In recent years, as word of long-term systematic torture surfaced, the then-governor of Illinois suspended the imposition of all death penalty sentences in the state out of concern about police confession testimony and coercive tactics. In a number of death row “confession” cases, modern DNA evidence had actually established the innocence of death row defendants.

After extreme media and public pressure, Chicago police are now required to video-record defendant interviews under a new Illinois law.

So again, what does this have to do with the Eugene Police Department and its union?

Eugene, thank goodness, is not Chicago.
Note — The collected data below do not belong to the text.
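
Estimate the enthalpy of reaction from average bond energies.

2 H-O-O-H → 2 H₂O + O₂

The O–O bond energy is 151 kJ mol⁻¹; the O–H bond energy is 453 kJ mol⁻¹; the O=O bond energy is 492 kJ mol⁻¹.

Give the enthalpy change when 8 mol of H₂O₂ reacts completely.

Bonds broken (reactants):
  O–H: 4 × 453 = 1812
  O–O: 2 × 151 = 302
  Σ(broken) = 2114 kJ
Bonds formed (products):
  O–H: 4 × 453 = 1812
  O=O: 1 × 492 = 492
  Σ(formed) = 2304 kJ
ΔH = Σ(broken) − Σ(formed) = 2114 − 2304 = −190 kJ
For 4× the reaction as written: 4 × (−190) = −760 kJ

ΔH = −760 kJ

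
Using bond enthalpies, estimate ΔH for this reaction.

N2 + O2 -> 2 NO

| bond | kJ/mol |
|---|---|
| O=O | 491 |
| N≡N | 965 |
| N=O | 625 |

ΔH ≈ +206 kJ

Bonds broken (reactants):
  N≡N: 1 × 965 = 965
  O=O: 1 × 491 = 491
  Σ(broken) = 1456 kJ
Bonds formed (products):
  N=O: 2 × 625 = 1250
  Σ(formed) = 1250 kJ
ΔH = Σ(broken) − Σ(formed) = 1456 − 1250 = +206 kJ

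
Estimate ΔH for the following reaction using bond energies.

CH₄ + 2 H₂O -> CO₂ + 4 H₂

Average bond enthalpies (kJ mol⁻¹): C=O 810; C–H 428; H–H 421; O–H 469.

Bonds broken (reactants):
  C–H: 4 × 428 = 1712
  O–H: 4 × 469 = 1876
  Σ(broken) = 3588 kJ
Bonds formed (products):
  C=O: 2 × 810 = 1620
  H–H: 4 × 421 = 1684
  Σ(formed) = 3304 kJ
ΔH = Σ(broken) − Σ(formed) = 3588 − 3304 = +284 kJ

ΔH ≈ +284 kJ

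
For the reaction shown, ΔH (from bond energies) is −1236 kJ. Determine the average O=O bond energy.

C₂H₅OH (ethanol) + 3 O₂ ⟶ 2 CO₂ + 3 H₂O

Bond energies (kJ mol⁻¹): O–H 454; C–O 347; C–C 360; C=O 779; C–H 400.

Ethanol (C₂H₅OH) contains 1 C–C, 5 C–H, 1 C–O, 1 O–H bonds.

Let D be the O=O bond energy.
Σ(broken) = 1×360 + 5×400 + 1×347 + 1×454 + 3×D = 3161 + 3D
Σ(formed) = 4×779 + 6×454 = 5840
ΔH = Σ(broken) − Σ(formed) = (3161 + 3D) − (5840) = −2679 + 3D
Setting this equal to −1236 kJ gives 3D = 1443, so D = 481 kJ/mol.

D(O=O) ≈ 481 kJ/mol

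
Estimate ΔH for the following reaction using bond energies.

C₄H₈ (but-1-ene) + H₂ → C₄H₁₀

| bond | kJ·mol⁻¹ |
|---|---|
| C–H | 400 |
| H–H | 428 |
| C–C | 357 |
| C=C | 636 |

Bonds broken (reactants):
  C–C: 2 × 357 = 714
  C–H: 8 × 400 = 3200
  C=C: 1 × 636 = 636
  H–H: 1 × 428 = 428
  Σ(broken) = 4978 kJ
Bonds formed (products):
  C–C: 3 × 357 = 1071
  C–H: 10 × 400 = 4000
  Σ(formed) = 5071 kJ
ΔH = Σ(broken) − Σ(formed) = 4978 − 5071 = −93 kJ

ΔH ≈ −93 kJ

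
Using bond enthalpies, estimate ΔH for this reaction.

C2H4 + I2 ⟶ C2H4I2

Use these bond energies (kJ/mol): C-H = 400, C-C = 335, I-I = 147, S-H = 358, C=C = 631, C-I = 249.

ΔH ≈ −55 kJ

Bonds broken (reactants):
  C-H: 4 × 400 = 1600
  C=C: 1 × 631 = 631
  I-I: 1 × 147 = 147
  Σ(broken) = 2378 kJ
Bonds formed (products):
  C-C: 1 × 335 = 335
  C-H: 4 × 400 = 1600
  C-I: 2 × 249 = 498
  Σ(formed) = 2433 kJ
ΔH = Σ(broken) − Σ(formed) = 2378 − 2433 = −55 kJ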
However, the Magaña and Lara cases stand as stark reminders that when police supervisors and internal affairs officers failed to correlate a series of sexual abuse complaints over years by females, including drug addicts and prostitutes, to determine if there was an m.o. of sexual coercion (rather than automatically accepting the credibility of the officer against witnesses of dubious credibility), systematic misconduct can happen anywhere. Fellow officers averting their eyes from patterns of misconduct under a blue code of silence may have also invited the systematic abuse that took place right here in sleepy Bluejean, Oregon.

Rather than resisting a review system voted into law with intelligence-insulting assertions that the independent auditor’s salary is a form of bribery that encourages false claims against police, the union ought to be cooperating with the independent auditor in supporting the discipline of officers whose conduct has tarnished the badge of honor — while at the same time constructively aiding in the exoneration of officers against whom untrue claims have been lodged. In that respect, the union has a right to demand the full protections of due process in the independent auditor’s procedures.

I have deep respect — and in many instances affection — for law enforcement officers, including many Eugene Police Department officers, with whom I have worked to prosecute the guilty in a full range of crimes.

I would vouch without hesitation for these officers’ well-earned reputation for impeccable integrity. The police officers as an overwhelming whole deserve the respect and support of the community.

I am also a supporter of public employee unions, but the recent actions and statements by Eugene police union officials have not served their membership of overwhelmingly honorable men and women. The union and the police at large need to accept and work within this new system after the dismal failure of the prior system. The public they serve has spoken.

The new system needs to thoroughly investigate claims, including a possible history of misconduct, while assiduously providing procedural due process to the accused officer to insure that the system works fairly and is respected by all.

Caricatures, name-calling and spurious bribery claims by the union leadership have diminished its credibility, presumably within and certainly outside the police department, and have created division on an issue where there should be unity — rooting out the occasional bad cop in a fair and timely manner.

The lessons of Chicago are a sobering reminder that unreasonable positions by a union can yield tragic outcomes, such as innocents sitting on death row or rogue cops preying on the most vulnerable among us right here in Eugene.